L’Afrique a réalisé une croissance soutenue en 2001

Le nouveau rapport économique sur l’Afrique pour l’année 2002, une publication de référence de la commission économique pour l’Afrique qui fournit une perspective unique sur les progrès du développement socio-économique du continent sera publié au mois de mai.

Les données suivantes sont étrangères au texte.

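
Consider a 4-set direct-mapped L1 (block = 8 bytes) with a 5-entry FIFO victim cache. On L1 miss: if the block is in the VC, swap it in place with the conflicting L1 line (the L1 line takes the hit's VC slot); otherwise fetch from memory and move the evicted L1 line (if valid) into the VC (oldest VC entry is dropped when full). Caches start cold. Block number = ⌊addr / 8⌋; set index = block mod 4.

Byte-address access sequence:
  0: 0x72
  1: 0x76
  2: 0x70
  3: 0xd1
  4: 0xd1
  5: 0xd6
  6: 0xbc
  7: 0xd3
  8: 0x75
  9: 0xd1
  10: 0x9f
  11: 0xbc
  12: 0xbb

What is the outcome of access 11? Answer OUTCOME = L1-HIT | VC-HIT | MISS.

0: 0x72 (blk 14, set 2) → MISS  vc=[]
1: 0x76 (blk 14, set 2) → L1-HIT  vc=[]
2: 0x70 (blk 14, set 2) → L1-HIT  vc=[]
3: 0xd1 (blk 26, set 2) → MISS  vc=[14]
4: 0xd1 (blk 26, set 2) → L1-HIT  vc=[14]
5: 0xd6 (blk 26, set 2) → L1-HIT  vc=[14]
6: 0xbc (blk 23, set 3) → MISS  vc=[14]
7: 0xd3 (blk 26, set 2) → L1-HIT  vc=[14]
8: 0x75 (blk 14, set 2) → VC-HIT  vc=[26]
9: 0xd1 (blk 26, set 2) → VC-HIT  vc=[14]
10: 0x9f (blk 19, set 3) → MISS  vc=[14, 23]
11: 0xbc (blk 23, set 3) → VC-HIT  vc=[14, 19]
12: 0xbb (blk 23, set 3) → L1-HIT  vc=[14, 19]

OUTCOME = VC-HIT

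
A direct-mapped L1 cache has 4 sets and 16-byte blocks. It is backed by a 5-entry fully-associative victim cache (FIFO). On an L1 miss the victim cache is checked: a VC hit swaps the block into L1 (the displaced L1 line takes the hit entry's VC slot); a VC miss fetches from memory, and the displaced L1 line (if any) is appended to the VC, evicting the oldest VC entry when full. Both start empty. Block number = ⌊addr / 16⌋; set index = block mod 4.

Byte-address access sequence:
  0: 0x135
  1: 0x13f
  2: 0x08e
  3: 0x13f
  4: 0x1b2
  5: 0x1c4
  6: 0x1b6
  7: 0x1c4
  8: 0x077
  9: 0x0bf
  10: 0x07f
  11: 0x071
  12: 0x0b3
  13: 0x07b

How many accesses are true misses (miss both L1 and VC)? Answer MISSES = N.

#0 0x135→b19/s3 MISS; vc=[]
#1 0x13f→b19/s3 L1-HIT; vc=[]
#2 0x8e→b8/s0 MISS; vc=[]
#3 0x13f→b19/s3 L1-HIT; vc=[]
#4 0x1b2→b27/s3 MISS; vc=[19]
#5 0x1c4→b28/s0 MISS; vc=[19,8]
#6 0x1b6→b27/s3 L1-HIT; vc=[19,8]
#7 0x1c4→b28/s0 L1-HIT; vc=[19,8]
#8 0x77→b7/s3 MISS; vc=[19,8,27]
#9 0xbf→b11/s3 MISS; vc=[19,8,27,7]
#10 0x7f→b7/s3 VC-HIT; vc=[19,8,27,11]
#11 0x71→b7/s3 L1-HIT; vc=[19,8,27,11]
#12 0xb3→b11/s3 VC-HIT; vc=[19,8,27,7]
#13 0x7b→b7/s3 VC-HIT; vc=[19,8,27,11]

MISSES = 6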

Intitulé « surmonter le ralentissement de l’économie mondiale», le document note que l’Afrique a eu une croissance meilleure que celle de n’importe quelle autre région en développement au cours de l’année 2001, grâce notamment à une meilleure gestion macroéconomique, une forte production agricole, des prix pétroliers plus élevés, et la fin des conflits dans de nombreux pays. Ces progrès, selon le rapport, se sont produits au milieu du ralentissement qui a frappé de manière simultanée toutes les grandes économies, et au moment où les Etats-Unis ont été frappés par les attaques terroristes du 11 septembre. La croissance moyenne de 4,3% du produit intérieur brut (PIB) de l’Afrique au cours de l’année 2001 cache cependant d’énormes disparités, allant d’une croissance de 65% en guinée équatoriale à un taux de croissance en contraction de 0,7% au Zimbabwe.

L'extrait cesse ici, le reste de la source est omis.